Ihre Pupille ist waagrecht elliptisch und die Iris zitronengelb bis grünlich. Ihre Ohrendrüsen (Parotiden) sind deutlich zu erkennen und verlaufen parallel zu einander.

Körperlänge
8 - 9 cm.

Besonderheiten
Als ausgesprochene Pionierart benötigt die Wechselkröte vegetationsoffene Lebensräume und seichte, sonnige Wasserstellen.
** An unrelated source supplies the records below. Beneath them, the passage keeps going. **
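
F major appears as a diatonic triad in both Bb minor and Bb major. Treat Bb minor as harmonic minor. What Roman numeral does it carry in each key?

The scale of Bb minor (harmonic minor) is Bb C Db Eb F Gb A; F is degree 5, and the triad built there (F-A-C) is major, so it is V.
The scale of Bb major is Bb C D Eb F G A; F is degree 5, and the triad built there (F-A-C) is major, so it is V.

V in Bb minor; V in Bb major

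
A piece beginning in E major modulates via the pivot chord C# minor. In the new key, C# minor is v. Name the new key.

F# minor

The numeral v denotes a minor triad on scale degree 5. With C# on degree 5, the tonic of the new key is F#.
Degree 5 carries a minor triad in natural-minor keys, so the destination is F# minor.
Check: the diatonic triads of F# minor (natural minor) are F#m (i), G#dim (ii°), A (III), Bm (iv), C#m (v), D (VI), E (VII) — C# minor is indeed v.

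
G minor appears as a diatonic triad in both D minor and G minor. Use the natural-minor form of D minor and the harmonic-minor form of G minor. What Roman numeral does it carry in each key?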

Von der Wechselkröte sind nur noch einzelne kleine Vorkommen in Kärnten bekannt, sie gilt daher gemäß der Roten Liste Kärnten als vom Aussterben bedroht.

Lebensraum
Flussauen (mit natürlicher Hochwasserdynamik), Kies- und Schottergruben, Erdaufschlussflächen aller Art, Trocken- und Halbtrockenrasen, lichte Waldbestände.

Laichgewässer
Flache, sonnige, vegetationsarme Gewässer, die sich rasch erwärmen.

Paarungszeit
Mitte April bis Juni.

Entwicklung
Der Laich wird von der Wechselkröte in Form einer Laichschnur mit mehreren Tausend Eiern abgelegt. In nur 3 bis 6 Tagen schlüpfen die Kaulquappen, die sich innerhalb von 3 bis 4 Monaten, unter günstigen Bedingungen aber auch bereits nach 8 Wochen, zu fertigen Jungkröten entwickeln.

Jahres- und Tagesaktivität
Wechselkröten überwintern in Mitteleuropa von Oktober bis Ende März. Auf der Suche nach geeigneten Lebensräumen nehmen die hauptsächlich dämmerungs- und nachtaktiven Tiere sehr weite Wanderungen auf sich.